Rugby 2.8.2017 06:01 am

Super Rugby final will be a boost for Joburg

Rugby fans queue to purchase tickets for this weekends Super Rugby final tickets at Ellis Park Stadium in Johannesburg on 31 July 2017. It is said that 45 000 tickets have been sold already for the final between the Lions and Crusaders. Picture: Yeshiel Panchia

Rugby fans queue to purchase tickets for this weekends Super Rugby final tickets at Ellis Park Stadium in Johannesburg on 31 July 2017. It is said that 45 000 tickets have been sold already for the final between the Lions and Crusaders. Picture: Yeshiel Panchia

More than 60 000 tickets have been sold for the final billed for this Saturday.

Saturday’s Super Rugby final that the Lions will host at Ellis Park against the Crusaders is going to benefit not just the rugby franchise, but the entire city of Johannesburg, according to CEO Rudolf Straeuli.

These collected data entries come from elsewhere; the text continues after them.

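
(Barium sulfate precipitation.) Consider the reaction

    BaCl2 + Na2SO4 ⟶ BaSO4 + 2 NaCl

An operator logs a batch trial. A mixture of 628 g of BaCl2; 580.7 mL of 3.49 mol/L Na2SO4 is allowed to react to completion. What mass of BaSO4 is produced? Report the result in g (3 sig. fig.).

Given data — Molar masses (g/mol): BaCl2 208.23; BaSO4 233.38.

473 g

n(BaCl2) = 628.0 / 208.23 = 3.016 mol
n(Na2SO4) = 3.49 × 580.7/1000 = 2.027 mol
n/ν for BaCl2 = 3.016/1 = 3.016
n/ν for Na2SO4 = 2.027/1 = 2.027
Smallest n/ν is Na2SO4 → limiting reagent.
n(BaSO4) = (1/1) × 2.027 = 2.027 mol
mass = 2.027 × 233.38 = 473.1 g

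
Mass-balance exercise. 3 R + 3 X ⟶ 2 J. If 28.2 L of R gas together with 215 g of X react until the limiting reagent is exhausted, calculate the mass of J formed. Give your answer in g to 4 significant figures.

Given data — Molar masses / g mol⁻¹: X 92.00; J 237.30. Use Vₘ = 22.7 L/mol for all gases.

196.5 g

n(R) = 28.20 / 22.7 = 1.242 mol
n(X) = 215.0 / 92.00 = 2.337 mol
n/ν for R = 1.242/3 = 0.4140
n/ν for X = 2.337/3 = 0.7790
Smallest n/ν is R → limiting reagent.
n(J) = (2/3) × 1.242 = 0.8280 mol
mass = 0.8280 × 237.30 = 196.5 g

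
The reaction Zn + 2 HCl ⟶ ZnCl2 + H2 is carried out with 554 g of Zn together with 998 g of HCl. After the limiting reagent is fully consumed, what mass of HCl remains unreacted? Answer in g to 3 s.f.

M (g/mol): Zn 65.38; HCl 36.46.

380 g

n(Zn) = 554.0 / 65.38 = 8.474 mol
n(HCl) = 998.0 / 36.46 = 27.37 mol
n/ν for Zn = 8.474/1 = 8.474
n/ν for HCl = 27.37/2 = 13.69
Smallest n/ν is Zn → limiting reagent.
HCl consumed = (2/1) × 8.474 = 16.95 mol
HCl remaining = 27.37 − 16.95 = 10.42 mol
mass = 10.42 × 36.46 = 379.9 g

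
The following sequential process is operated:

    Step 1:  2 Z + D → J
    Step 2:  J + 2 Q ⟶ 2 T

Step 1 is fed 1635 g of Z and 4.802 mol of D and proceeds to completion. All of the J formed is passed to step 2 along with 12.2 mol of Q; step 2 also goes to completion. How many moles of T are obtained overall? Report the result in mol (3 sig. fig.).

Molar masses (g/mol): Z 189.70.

Step 1:
n(Z) = 1635 / 189.70 = 8.619 mol
n(D) = 4.802 mol
n/ν for Z = 8.619/2 = 4.310
n/ν for D = 4.802/1 = 4.802
Smallest n/ν is Z → limiting reagent.
n(J) produced = (1/2) × 8.619 = 4.310 mol
Step 2:
n(J) available = 4.310 mol
n(Q) = 12.20 mol
n/ν for J = 4.310/1 = 4.310
n/ν for Q = 12.20/2 = 6.100
Smallest n/ν is J → limiting reagent.
n(T) = (2/1) × 4.310 = 8.620 mol

8.62 mol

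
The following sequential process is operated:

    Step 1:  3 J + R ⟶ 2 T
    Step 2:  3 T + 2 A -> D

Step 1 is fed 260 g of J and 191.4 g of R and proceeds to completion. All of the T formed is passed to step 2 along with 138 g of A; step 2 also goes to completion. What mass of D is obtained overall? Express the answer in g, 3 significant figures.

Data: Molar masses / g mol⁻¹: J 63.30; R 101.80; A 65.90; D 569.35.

Step 1:
n(J) = 260.0 / 63.30 = 4.107 mol
n(R) = 191.4 / 101.80 = 1.880 mol
n/ν for J = 4.107/3 = 1.369
n/ν for R = 1.880/1 = 1.880
Smallest n/ν is J → limiting reagent.
n(T) produced = (2/3) × 4.107 = 2.738 mol
Step 2:
n(T) available = 2.738 mol
n(A) = 138.0 / 65.90 = 2.094 mol
n/ν for T = 2.738/3 = 0.9127
n/ν for A = 2.094/2 = 1.047
Smallest n/ν is T → limiting reagent.
n(D) = (1/3) × 2.738 = 0.9127 mol
mass = 0.9127 × 569.35 = 519.6 g

520 g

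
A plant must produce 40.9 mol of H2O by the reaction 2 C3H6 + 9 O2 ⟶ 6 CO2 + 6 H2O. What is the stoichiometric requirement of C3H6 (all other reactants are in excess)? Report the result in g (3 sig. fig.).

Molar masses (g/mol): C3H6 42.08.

574 g

n(H2O) = 40.90 mol
n(C3H6) = (2/6) × 40.90 = 13.63 mol
mass = 13.63 × 42.08 = 573.6 g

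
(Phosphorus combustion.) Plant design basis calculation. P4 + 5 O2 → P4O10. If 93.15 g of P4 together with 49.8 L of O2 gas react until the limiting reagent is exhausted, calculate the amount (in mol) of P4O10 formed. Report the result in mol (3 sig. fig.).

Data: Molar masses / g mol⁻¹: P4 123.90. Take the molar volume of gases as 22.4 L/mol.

n(P4) = 93.15 / 123.90 = 0.7518 mol
n(O2) = 49.80 / 22.4 = 2.223 mol
n/ν for P4 = 0.7518/1 = 0.7518
n/ν for O2 = 2.223/5 = 0.4446
Smallest n/ν is O2 → limiting reagent.
n(P4O10) = (1/5) × 2.223 = 0.4446 mol

0.445 mol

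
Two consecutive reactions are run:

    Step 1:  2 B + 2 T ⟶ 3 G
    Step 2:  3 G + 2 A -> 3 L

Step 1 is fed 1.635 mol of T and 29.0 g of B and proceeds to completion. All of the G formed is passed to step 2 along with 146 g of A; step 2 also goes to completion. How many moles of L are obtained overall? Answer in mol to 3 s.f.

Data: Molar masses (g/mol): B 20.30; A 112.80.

Step 1:
n(T) = 1.635 mol
n(B) = 29.00 / 20.30 = 1.429 mol
n/ν for T = 1.635/2 = 0.8175
n/ν for B = 1.429/2 = 0.7145
Smallest n/ν is B → limiting reagent.
n(G) produced = (3/2) × 1.429 = 2.144 mol
Step 2:
n(G) available = 2.144 mol
n(A) = 146.0 / 112.80 = 1.294 mol
n/ν for G = 2.144/3 = 0.7147
n/ν for A = 1.294/2 = 0.6470
Smallest n/ν is A → limiting reagent.
n(L) = (3/2) × 1.294 = 1.941 mol

1.94 mol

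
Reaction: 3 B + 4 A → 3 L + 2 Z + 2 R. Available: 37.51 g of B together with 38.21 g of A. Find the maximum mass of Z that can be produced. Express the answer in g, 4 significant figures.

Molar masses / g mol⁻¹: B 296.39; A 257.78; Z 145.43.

n(B) = 37.51 / 296.39 = 0.1266 mol
n(A) = 38.21 / 257.78 = 0.1482 mol
n/ν for B = 0.1266/3 = 0.04220
n/ν for A = 0.1482/4 = 0.03705
Smallest n/ν is A → limiting reagent.
n(Z) = (2/4) × 0.1482 = 0.07410 mol
mass = 0.07410 × 145.43 = 10.78 g

10.78 g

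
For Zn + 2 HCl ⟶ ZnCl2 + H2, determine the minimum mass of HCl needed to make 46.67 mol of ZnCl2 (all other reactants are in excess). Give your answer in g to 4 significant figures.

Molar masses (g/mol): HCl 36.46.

n(ZnCl2) = 46.67 mol
n(HCl) = (2/1) × 46.67 = 93.34 mol
mass = 93.34 × 36.46 = 3403 g

3403 g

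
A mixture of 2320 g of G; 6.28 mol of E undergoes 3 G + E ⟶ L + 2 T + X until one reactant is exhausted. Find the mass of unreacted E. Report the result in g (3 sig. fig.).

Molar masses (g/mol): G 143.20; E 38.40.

n(G) = 2320 / 143.20 = 16.20 mol
n(E) = 6.280 mol
n/ν → G: 5.400, E: 6.280; G is limiting.
E consumed = (1/3) × 16.20 = 5.400 mol
E remaining = 6.280 − 5.400 = 0.8800 mol
mass = 0.8800 × 38.40 = 33.79 g

33.8 g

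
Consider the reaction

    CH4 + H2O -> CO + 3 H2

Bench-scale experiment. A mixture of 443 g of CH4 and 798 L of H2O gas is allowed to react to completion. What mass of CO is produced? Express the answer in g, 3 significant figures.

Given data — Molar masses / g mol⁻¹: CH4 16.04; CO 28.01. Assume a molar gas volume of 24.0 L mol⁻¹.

774 g

n(CH4) = 443.0 / 16.04 = 27.62 mol
n(H2O) = 798.0 / 24.0 = 33.25 mol
n/ν for CH4 = 27.62/1 = 27.62
n/ν for H2O = 33.25/1 = 33.25
Smallest n/ν is CH4 → limiting reagent.
n(CO) = (1/1) × 27.62 = 27.62 mol
mass = 27.62 × 28.01 = 773.6 g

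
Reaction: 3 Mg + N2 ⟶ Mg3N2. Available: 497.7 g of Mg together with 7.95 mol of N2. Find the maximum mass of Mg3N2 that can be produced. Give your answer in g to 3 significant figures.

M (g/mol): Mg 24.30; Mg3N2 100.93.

689 g

n(Mg) = 497.7 / 24.30 = 20.48 mol
n(N2) = 7.950 mol
n/ν for Mg = 20.48/3 = 6.827
n/ν for N2 = 7.950/1 = 7.950
Smallest n/ν is Mg → limiting reagent.
n(Mg3N2) = (1/3) × 20.48 = 6.827 mol
mass = 6.827 × 100.93 = 689.0 g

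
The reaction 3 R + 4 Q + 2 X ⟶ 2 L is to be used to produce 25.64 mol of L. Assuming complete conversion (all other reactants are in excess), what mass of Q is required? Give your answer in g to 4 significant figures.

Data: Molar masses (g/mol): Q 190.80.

n(L) = 25.64 mol
n(Q) = (4/2) × 25.64 = 51.28 mol
mass = 51.28 × 190.80 = 9784 g

9784 g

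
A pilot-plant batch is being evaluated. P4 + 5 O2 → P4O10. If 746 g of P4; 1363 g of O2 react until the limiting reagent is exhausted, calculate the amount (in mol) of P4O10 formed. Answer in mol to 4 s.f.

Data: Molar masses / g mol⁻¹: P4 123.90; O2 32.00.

6.021 mol

n(P4) = 746.0 / 123.90 = 6.021 mol
n(O2) = 1363 / 32.00 = 42.59 mol
n/ν → P4: 6.021, O2: 8.518; P4 is limiting.
n(P4O10) = (1/1) × 6.021 = 6.021 mol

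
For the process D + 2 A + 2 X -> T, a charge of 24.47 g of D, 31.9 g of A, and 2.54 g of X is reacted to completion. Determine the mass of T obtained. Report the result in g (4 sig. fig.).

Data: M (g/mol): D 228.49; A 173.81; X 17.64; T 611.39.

44.02 g

n(D) = 24.47 / 228.49 = 0.1071 mol
n(A) = 31.90 / 173.81 = 0.1835 mol
n(X) = 2.540 / 17.64 = 0.1440 mol
n/ν for D = 0.1071/1 = 0.1071
n/ν for A = 0.1835/2 = 0.09175
n/ν for X = 0.1440/2 = 0.07200
Smallest n/ν is X → limiting reagent.
n(T) = (1/2) × 0.1440 = 0.07200 mol
mass = 0.07200 × 611.39 = 44.02 g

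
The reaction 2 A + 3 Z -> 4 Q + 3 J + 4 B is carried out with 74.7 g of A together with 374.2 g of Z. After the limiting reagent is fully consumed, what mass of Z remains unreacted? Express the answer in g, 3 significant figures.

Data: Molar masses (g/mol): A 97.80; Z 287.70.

n(A) = 74.70 / 97.80 = 0.7638 mol
n(Z) = 374.2 / 287.70 = 1.301 mol
n/ν → A: 0.3819, Z: 0.4337; A is limiting.
Z consumed = (3/2) × 0.7638 = 1.146 mol
Z remaining = 1.301 − 1.146 = 0.1550 mol
mass = 0.1550 × 287.70 = 44.59 g

44.6 g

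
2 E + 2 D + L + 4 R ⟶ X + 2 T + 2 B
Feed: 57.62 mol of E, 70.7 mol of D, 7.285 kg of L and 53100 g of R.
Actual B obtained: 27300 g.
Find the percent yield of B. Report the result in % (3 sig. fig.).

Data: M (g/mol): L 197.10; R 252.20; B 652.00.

n(E) = 57.62 mol
n(D) = 70.70 mol
n(L) = 7.285×1000 / 197.10 = 36.96 mol
n(R) = 53100 / 252.20 = 210.5 mol
n/ν → E: 28.81, D: 35.35, L: 36.96, R: 52.63; E is limiting.
theoretical n(B) = (2/2) × 57.62 = 57.62 mol → 37570 g
% yield = 27300 / 37570 × 100 = 72.66 %

72.7 %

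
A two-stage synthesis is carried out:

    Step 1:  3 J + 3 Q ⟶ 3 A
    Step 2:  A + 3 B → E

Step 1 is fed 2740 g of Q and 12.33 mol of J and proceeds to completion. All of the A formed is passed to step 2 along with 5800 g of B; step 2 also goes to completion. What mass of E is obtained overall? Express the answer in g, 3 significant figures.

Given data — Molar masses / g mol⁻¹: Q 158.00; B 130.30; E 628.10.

Step 1:
n(Q) = 2740 / 158.00 = 17.34 mol
n(J) = 12.33 mol
n/ν for Q = 17.34/3 = 5.780
n/ν for J = 12.33/3 = 4.110
Smallest n/ν is J → limiting reagent.
n(A) produced = (3/3) × 12.33 = 12.33 mol
Step 2:
n(A) available = 12.33 mol
n(B) = 5800 / 130.30 = 44.51 mol
n/ν for A = 12.33/1 = 12.33
n/ν for B = 44.51/3 = 14.84
Smallest n/ν is A → limiting reagent.
n(E) = (1/1) × 12.33 = 12.33 mol
mass = 12.33 × 628.10 = 7744 g

7740 g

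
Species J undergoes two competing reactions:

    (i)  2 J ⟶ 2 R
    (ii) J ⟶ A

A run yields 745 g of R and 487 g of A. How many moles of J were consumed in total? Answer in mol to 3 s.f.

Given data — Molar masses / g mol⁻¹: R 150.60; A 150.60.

n(R) = 745 / 150.60 = 4.947 mol
n(A) = 487 / 150.60 = 3.234 mol
n(J) via (i) = (2/2)×4.947 = 4.947 mol
n(J) via (ii) = (1/1)×3.234 = 3.234 mol
total n(J) = 4.947 + 3.234 = 8.181 mol

8.18 mol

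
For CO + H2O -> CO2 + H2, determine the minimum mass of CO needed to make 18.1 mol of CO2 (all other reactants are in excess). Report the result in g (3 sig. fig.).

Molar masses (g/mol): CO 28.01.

n(CO2) = 18.10 mol
n(CO) = (1/1) × 18.10 = 18.10 mol
mass = 18.10 × 28.01 = 507.0 g

507 g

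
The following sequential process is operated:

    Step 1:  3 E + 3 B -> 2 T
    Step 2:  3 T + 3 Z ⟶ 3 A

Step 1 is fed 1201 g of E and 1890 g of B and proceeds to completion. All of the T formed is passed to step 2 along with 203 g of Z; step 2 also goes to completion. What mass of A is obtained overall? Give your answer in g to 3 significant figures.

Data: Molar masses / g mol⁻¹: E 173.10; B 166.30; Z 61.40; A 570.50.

1890 g

Step 1:
n(E) = 1201 / 173.10 = 6.938 mol
n(B) = 1890 / 166.30 = 11.37 mol
n/ν for E = 6.938/3 = 2.313
n/ν for B = 11.37/3 = 3.790
Smallest n/ν is E → limiting reagent.
n(T) produced = (2/3) × 6.938 = 4.625 mol
Step 2:
n(T) available = 4.625 mol
n(Z) = 203.0 / 61.40 = 3.306 mol
n/ν for T = 4.625/3 = 1.542
n/ν for Z = 3.306/3 = 1.102
Smallest n/ν is Z → limiting reagent.
n(A) = (3/3) × 3.306 = 3.306 mol
mass = 3.306 × 570.50 = 1886 g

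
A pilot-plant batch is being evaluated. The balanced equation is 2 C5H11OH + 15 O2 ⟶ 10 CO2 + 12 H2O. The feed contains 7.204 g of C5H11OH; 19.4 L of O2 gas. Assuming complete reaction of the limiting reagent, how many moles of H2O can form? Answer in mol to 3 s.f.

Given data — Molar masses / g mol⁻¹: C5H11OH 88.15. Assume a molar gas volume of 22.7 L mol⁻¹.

0.490 mol

n(C5H11OH) = 7.204 / 88.15 = 0.08172 mol
n(O2) = 19.40 / 22.7 = 0.8546 mol
n/ν for C5H11OH = 0.08172/2 = 0.04086
n/ν for O2 = 0.8546/15 = 0.05697
Smallest n/ν is C5H11OH → limiting reagent.
n(H2O) = (12/2) × 0.08172 = 0.4903 mol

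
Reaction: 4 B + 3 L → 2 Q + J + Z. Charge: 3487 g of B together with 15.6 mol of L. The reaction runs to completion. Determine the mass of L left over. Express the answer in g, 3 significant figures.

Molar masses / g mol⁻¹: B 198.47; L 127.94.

310 g

n(B) = 3487 / 198.47 = 17.57 mol
n(L) = 15.60 mol
n/ν for B = 17.57/4 = 4.393
n/ν for L = 15.60/3 = 5.200
Smallest n/ν is B → limiting reagent.
L consumed = (3/4) × 17.57 = 13.18 mol
L remaining = 15.60 − 13.18 = 2.420 mol
mass = 2.420 × 127.94 = 309.6 g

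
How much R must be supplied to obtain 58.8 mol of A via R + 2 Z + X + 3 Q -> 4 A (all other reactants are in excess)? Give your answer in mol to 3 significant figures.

14.7 mol

n(A) = 58.80 mol
n(R) = (1/4) × 58.80 = 14.70 mol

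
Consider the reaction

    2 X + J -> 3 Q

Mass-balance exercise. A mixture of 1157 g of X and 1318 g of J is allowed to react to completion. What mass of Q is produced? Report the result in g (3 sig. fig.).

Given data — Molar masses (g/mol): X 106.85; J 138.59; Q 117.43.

1910 g

n(X) = 1157 / 106.85 = 10.83 mol
n(J) = 1318 / 138.59 = 9.510 mol
n/ν for X = 10.83/2 = 5.415
n/ν for J = 9.510/1 = 9.510
Smallest n/ν is X → limiting reagent.
n(Q) = (3/2) × 10.83 = 16.25 mol
mass = 16.25 × 117.43 = 1908 g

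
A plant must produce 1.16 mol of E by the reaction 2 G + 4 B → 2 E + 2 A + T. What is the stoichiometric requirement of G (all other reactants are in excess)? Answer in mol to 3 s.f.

1.16 mol

n(E) = 1.160 mol
n(G) = (2/2) × 1.160 = 1.160 mol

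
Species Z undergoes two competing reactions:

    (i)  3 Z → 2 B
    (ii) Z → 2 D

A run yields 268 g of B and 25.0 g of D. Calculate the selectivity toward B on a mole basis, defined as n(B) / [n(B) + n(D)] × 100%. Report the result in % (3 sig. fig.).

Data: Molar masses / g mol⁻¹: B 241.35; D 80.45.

n(B) = 268 / 241.35 = 1.110 mol
n(D) = 25.0 / 80.45 = 0.3108 mol
selectivity = 1.110/(1.110+0.3108) × 100 = 78.13 %

78.1 %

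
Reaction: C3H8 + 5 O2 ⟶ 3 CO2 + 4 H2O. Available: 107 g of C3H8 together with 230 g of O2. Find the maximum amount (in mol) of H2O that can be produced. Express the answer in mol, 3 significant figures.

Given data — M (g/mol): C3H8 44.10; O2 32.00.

n(C3H8) = 107.0 / 44.10 = 2.426 mol
n(O2) = 230.0 / 32.00 = 7.188 mol
n/ν → C3H8: 2.426, O2: 1.438; O2 is limiting.
n(H2O) = (4/5) × 7.188 = 5.750 mol

5.75 mol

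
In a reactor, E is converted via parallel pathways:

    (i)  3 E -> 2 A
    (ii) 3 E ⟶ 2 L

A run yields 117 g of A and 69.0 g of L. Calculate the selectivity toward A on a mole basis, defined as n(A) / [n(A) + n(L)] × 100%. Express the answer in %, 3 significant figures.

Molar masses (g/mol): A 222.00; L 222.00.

n(A) = 117 / 222.00 = 0.5270 mol
n(L) = 69.0 / 222.00 = 0.3108 mol
selectivity = 0.5270/(0.5270+0.3108) × 100 = 62.90 %

62.9 %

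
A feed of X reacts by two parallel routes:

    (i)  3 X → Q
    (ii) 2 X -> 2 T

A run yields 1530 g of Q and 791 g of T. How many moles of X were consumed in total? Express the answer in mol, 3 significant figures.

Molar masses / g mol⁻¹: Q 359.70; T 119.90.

n(Q) = 1530 / 359.70 = 4.254 mol
n(T) = 791 / 119.90 = 6.597 mol
n(X) via (i) = (3/1)×4.254 = 12.76 mol
n(X) via (ii) = (2/2)×6.597 = 6.597 mol
total n(X) = 12.76 + 6.597 = 19.36 mol

19.4 mol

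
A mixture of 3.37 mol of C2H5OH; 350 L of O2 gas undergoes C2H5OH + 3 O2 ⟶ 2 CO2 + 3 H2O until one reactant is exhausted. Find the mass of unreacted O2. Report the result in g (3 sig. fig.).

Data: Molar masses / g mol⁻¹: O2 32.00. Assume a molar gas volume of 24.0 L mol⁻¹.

n(C2H5OH) = 3.370 mol
n(O2) = 350.0 / 24.0 = 14.58 mol
n/ν → C2H5OH: 3.370, O2: 4.860; C2H5OH is limiting.
O2 consumed = (3/1) × 3.370 = 10.11 mol
O2 remaining = 14.58 − 10.11 = 4.470 mol
mass = 4.470 × 32.00 = 143.0 g

143 g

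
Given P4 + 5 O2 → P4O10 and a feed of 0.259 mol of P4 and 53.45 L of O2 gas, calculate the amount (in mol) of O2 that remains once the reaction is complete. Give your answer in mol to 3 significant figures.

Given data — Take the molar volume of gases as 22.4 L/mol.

n(P4) = 0.2590 mol
n(O2) = 53.45 / 22.4 = 2.386 mol
n/ν → P4: 0.2590, O2: 0.4772; P4 is limiting.
O2 consumed = (5/1) × 0.2590 = 1.295 mol
O2 remaining = 2.386 − 1.295 = 1.091 mol

1.09 mol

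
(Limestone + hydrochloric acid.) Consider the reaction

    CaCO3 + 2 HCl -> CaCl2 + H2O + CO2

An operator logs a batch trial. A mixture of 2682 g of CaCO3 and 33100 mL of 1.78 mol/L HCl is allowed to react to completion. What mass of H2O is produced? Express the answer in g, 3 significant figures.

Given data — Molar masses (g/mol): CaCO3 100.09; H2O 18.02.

n(CaCO3) = 2682 / 100.09 = 26.80 mol
n(HCl) = 1.78 × 33100/1000 = 58.92 mol
n/ν for CaCO3 = 26.80/1 = 26.80
n/ν for HCl = 58.92/2 = 29.46
Smallest n/ν is CaCO3 → limiting reagent.
n(H2O) = (1/1) × 26.80 = 26.80 mol
mass = 26.80 × 18.02 = 482.9 g

483 g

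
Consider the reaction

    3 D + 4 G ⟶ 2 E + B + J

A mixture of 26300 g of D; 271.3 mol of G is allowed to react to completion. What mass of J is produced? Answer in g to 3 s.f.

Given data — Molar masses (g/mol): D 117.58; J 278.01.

n(D) = 26300 / 117.58 = 223.7 mol
n(G) = 271.3 mol
n/ν for D = 223.7/3 = 74.57
n/ν for G = 271.3/4 = 67.83
Smallest n/ν is G → limiting reagent.
n(J) = (1/4) × 271.3 = 67.83 mol
mass = 67.83 × 278.01 = 18860 g

18900 g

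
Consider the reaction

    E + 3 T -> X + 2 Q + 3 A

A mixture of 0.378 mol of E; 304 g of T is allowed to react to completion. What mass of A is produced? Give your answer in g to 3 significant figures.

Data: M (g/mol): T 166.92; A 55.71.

63.2 g

n(E) = 0.3780 mol
n(T) = 304.0 / 166.92 = 1.821 mol
n/ν for E = 0.3780/1 = 0.3780
n/ν for T = 1.821/3 = 0.6070
Smallest n/ν is E → limiting reagent.
n(A) = (3/1) × 0.3780 = 1.134 mol
mass = 1.134 × 55.71 = 63.18 g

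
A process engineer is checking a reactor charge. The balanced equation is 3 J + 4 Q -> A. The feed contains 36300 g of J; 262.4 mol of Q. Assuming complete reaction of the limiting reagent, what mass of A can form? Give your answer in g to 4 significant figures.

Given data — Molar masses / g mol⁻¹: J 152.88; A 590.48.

38740 g

n(J) = 36300 / 152.88 = 237.4 mol
n(Q) = 262.4 mol
n/ν for J = 237.4/3 = 79.13
n/ν for Q = 262.4/4 = 65.60
Smallest n/ν is Q → limiting reagent.
n(A) = (1/4) × 262.4 = 65.60 mol
mass = 65.60 × 590.48 = 38740 g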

A sell-out crowd of more than 60 000 has already been confirmed as the Lions look to complete their resurgence by beating the most successful team in Super Rugby history and becoming only the second South African side to win the southern hemisphere franchise competition.

“Hosting the final is going to be a huge benefit for everyone who finds value at Ellis Park. It’s not just the union that benefits, it obviously also helps the Ellis Park Stadium Pty and it’s a huge marketing opportunity for the Lions company and a great honour to host the final.

“There’s the money from the tickets and hospitality and some extra reward in the form of the prize money. None of that was budgeted for, so it’s a bonus.

“But it’s also a big positive for Johannesburg, the whole city, and especially the Ellis Park precinct, all our neighbours. We are really blessed to be able to host such great events, we’ve had the All Blacks here before and the Test against France this year was also a big success,” Straeuli told The Citizen yesterday.

The Lions have not only established themselves at the pinnacle of South African rugby, but have also had to manoeuvre themselves out of troubled financial waters in the last five years.

“You can’t take anything away from the team because they are our flagship, and our juniors have done very well too with our Craven Week side being the best and our U21s and U19s winning their competitions last year. But a few years ago we were a business that was having retrenchments. But some staff took pay-cuts and simplicity has been key to our operations.

“We don’t have a big staff for the big area we have to manage and we have had to cut our cloth according to our needs. But there’s a really positive mood,” Straeuli said.